I'm sorry to say but CBT for this disease is ineffective, totally useless and a total waste of time and money. So I do not understand why you think it's important to repeat that message; the PACE trial has clearly shown that CBT and GET are ineffective so people should stop promoting those treatments ...
 

Jeckylberry

Senior Member
Messages
127
Location
Queensland, Australia
Perhaps the inclusion of the CBT line is that his audience are practitioners who hold beliefs that, a. CBT is a legitimate, standard treatment and b. anything that dismisses it is suspicious and casts doubt on the whole article. We know CBT doesn't work but blunt opposition to it is useless. You can't stray too far from accepted norms because it risks being discounted all together. The writer is diluting its importance which will be more effective in the long run.

I think the acceptance of CFS/ME as a chronic illness with some successful remission, rather than curable with some stubborn cases, will help to reduce the blame/shame cycle that is going on to date.
 
Messages
91
No it would be more effective to use the PACE trial and it's null effect and not reinforce the nonsense about CBT and continue to waste money on ineffective treatment
 

Yogi

Senior Member
Messages
1,132
@Keith Geraghty is a member of this forum.

Congratulations on your publication! :thumbsup:


I just wanted to second Sashas congratulations.

Some may feel that it should be worded more strongly and deal with all the historic injustice.

Given the bias in British medical journals this was no mean feat.

Congratulations and Well done @Keith Geraghty for managing to get this published.!!!!!!
 

Yogi

Senior Member
Messages
1,132
At what point do "medically unexplained symptoms" become "medically explained symptoms"?

Anyone know the answer to this given science for diseases are always developing and old theories give way to new?
 

CFS_for_19_years

Hoarder of biscuits
Messages
2,396
Location
USA
At what point do "medically unexplained symptoms" become "medically explained symptoms"?

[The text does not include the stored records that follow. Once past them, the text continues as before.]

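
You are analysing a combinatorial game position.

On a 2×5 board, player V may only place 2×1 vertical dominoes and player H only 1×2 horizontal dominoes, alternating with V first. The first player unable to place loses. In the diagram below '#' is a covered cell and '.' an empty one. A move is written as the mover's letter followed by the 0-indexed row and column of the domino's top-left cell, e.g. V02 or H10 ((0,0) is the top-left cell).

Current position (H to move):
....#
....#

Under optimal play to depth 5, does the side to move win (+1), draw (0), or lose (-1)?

p1 H@[....#/....#]: H00[##..#/....#]-1 H01[.##.#/....#]+1* H02[..###/....#]-1 H10[....#/##..#]-1 H11[....#/.##.#]+1 H12[....#/..###]-1
p2 V@[.##.#/....#]: V00[###.#/#...#]-1* V03[.####/...##]-1
p3 H@[###.#/#...#]: H11[###.#/###.#]-1 H12[###.#/#.###]+1*
p4 V@[###.#/#.###] terminal -1; root [....#/....#] d5

value(....#/....#, H) = +1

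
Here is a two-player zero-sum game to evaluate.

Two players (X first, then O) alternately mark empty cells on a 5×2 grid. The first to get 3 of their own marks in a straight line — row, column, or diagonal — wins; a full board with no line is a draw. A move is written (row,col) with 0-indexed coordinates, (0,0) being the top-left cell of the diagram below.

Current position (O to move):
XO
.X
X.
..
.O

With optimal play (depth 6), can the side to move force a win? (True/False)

ply 1, O at XO/.X/X./../.O | (1,0)=+0→XO/OX/X./../.O*; (2,1)=-1→XO/.X/XO/../.O; (3,0)=-1→XO/.X/X./O./.O; (3,1)=-1→XO/.X/X./.O/.O; (4,0)=-1→XO/.X/X./../OO
ply 2, X at XO/OX/X./../.O | (2,1)=+0→XO/OX/XX/../.O*; (3,0)=+0→XO/OX/X./X./.O; (3,1)=+0→XO/OX/X./.X/.O; (4,0)=+0→XO/OX/X./../XO
ply 3, O at XO/OX/XX/../.O | (3,0)=-1→XO/OX/XX/O./.O; (3,1)=+0→XO/OX/XX/.O/.O*; (4,0)=-1→XO/OX/XX/../OO
ply 4, X at XO/OX/XX/.O/.O | (3,0)=+0→XO/OX/XX/XO/.O*; (4,0)=+0→XO/OX/XX/.O/XO
ply 5, O at XO/OX/XX/XO/.O | (4,0)=+0→XO/OX/XX/XO/OO*
ply 6: XO/OX/XX/XO/OO is terminal +0 (X); from XO/.X/X./../.O depth 6

O winning at [XO/.X/X./../.O]: False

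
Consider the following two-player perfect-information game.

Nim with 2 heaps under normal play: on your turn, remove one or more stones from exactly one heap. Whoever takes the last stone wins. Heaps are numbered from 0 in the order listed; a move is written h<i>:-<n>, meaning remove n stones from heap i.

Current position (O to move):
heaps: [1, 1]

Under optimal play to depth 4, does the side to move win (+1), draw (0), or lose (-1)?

value((1,1), O) = -1

p1 O@[(1,1)]: h0:-1[(0,1)]-1* h1:-1[(1,0)]-1
p2 X@[(0,1)]: h1:-1[(0,0)]+1*
p3 O@[(0,0)] terminal -1; root [(1,1)] d4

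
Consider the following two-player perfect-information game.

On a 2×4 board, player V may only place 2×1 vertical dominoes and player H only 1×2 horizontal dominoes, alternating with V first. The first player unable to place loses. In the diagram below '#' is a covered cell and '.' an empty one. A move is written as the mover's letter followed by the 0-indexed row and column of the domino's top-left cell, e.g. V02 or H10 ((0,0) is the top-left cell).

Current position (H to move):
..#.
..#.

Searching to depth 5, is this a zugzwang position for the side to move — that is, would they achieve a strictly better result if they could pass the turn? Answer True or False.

p1 H@[..#./..#.]: H00[###./..#.]+1* H10[..#./###.]+1
p2 V@[###./..#.]: V03[####/..##]-1*
p3 H@[####/..##]: H10[####/####]+1*
p4 V@[####/####] terminal -1; root [..#./..#.] d5
pass branch (V moves first from the same position):
  | p1 V@[..#./..#.]: V00[#.#./#.#.]+1* V01[.##./.##.]+1 V03[..##/..##]-1
  | p2 H@[#.#./#.#.] terminal -1; root [..#./..#.] d5
H moving scores +1; H passing scores -1

zugzwang(..#./..#., H) = False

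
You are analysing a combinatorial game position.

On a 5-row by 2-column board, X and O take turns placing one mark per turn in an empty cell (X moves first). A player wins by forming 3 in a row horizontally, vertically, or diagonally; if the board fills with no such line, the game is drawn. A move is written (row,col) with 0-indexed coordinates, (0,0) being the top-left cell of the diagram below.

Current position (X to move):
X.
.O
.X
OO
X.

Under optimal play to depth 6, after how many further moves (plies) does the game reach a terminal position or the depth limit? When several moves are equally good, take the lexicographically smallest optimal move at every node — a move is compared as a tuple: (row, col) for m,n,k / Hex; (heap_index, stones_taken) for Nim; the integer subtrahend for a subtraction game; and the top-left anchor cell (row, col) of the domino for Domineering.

p1 X@[X./.O/.X/OO/X.]: (0,1)[XX/.O/.X/OO/X.]+0* (1,0)[X./XO/.X/OO/X.]+0 (2,0)[X./.O/XX/OO/X.]+0 (4,1)[X./.O/.X/OO/XX]+0
p2 O@[XX/.O/.X/OO/X.]: (1,0)[XX/OO/.X/OO/X.]+0* (2,0)[XX/.O/OX/OO/X.]+0 (4,1)[XX/.O/.X/OO/XO]+0
p3 X@[XX/OO/.X/OO/X.]: (2,0)[XX/OO/XX/OO/X.]+0* (4,1)[XX/OO/.X/OO/XX]-1
p4 O@[XX/OO/XX/OO/X.]: (4,1)[XX/OO/XX/OO/XO]+0*
p5 X@[XX/OO/XX/OO/XO] terminal +0; root [X./.O/.X/OO/X.] d6

PV length from [X./.O/.X/OO/X.]: 4 plies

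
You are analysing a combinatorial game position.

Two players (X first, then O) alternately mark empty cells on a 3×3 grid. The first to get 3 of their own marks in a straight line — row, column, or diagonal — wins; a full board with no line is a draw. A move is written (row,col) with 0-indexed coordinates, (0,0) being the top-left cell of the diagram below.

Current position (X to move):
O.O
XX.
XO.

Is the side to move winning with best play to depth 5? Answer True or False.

X winning at [O.O/XX./XO.]: True

p1 X@[O.O/XX./XO.]: (0,1)[OXO/XX./XO.]+0 (1,2)[O.O/XXX/XO.]+1* (2,2)[O.O/XX./XOX]-1
p2 O@[O.O/XXX/XO.] terminal -1; root [O.O/XX./XO.] d5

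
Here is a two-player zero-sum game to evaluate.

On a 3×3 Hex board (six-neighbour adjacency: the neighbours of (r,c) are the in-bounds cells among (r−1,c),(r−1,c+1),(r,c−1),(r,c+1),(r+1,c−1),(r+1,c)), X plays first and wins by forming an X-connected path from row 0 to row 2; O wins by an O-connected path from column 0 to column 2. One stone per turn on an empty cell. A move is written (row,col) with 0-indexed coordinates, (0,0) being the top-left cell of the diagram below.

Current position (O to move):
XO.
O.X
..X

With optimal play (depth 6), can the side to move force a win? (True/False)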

My answer to that would be:

1. When someone publishes a paper with new information about previously unexplained symptoms now comprising a new disease. This would be an outstanding contribution to science.
OR
2. When your doctor has determined that your previous unexplained symptoms are actually caused by a known disease, such as MS or hereditary mitochondrial illness, or whatever. For example, in your medical chart, the ICD code for "unexplained fatigue" would be removed and then replaced by the new ICD diagnostic code.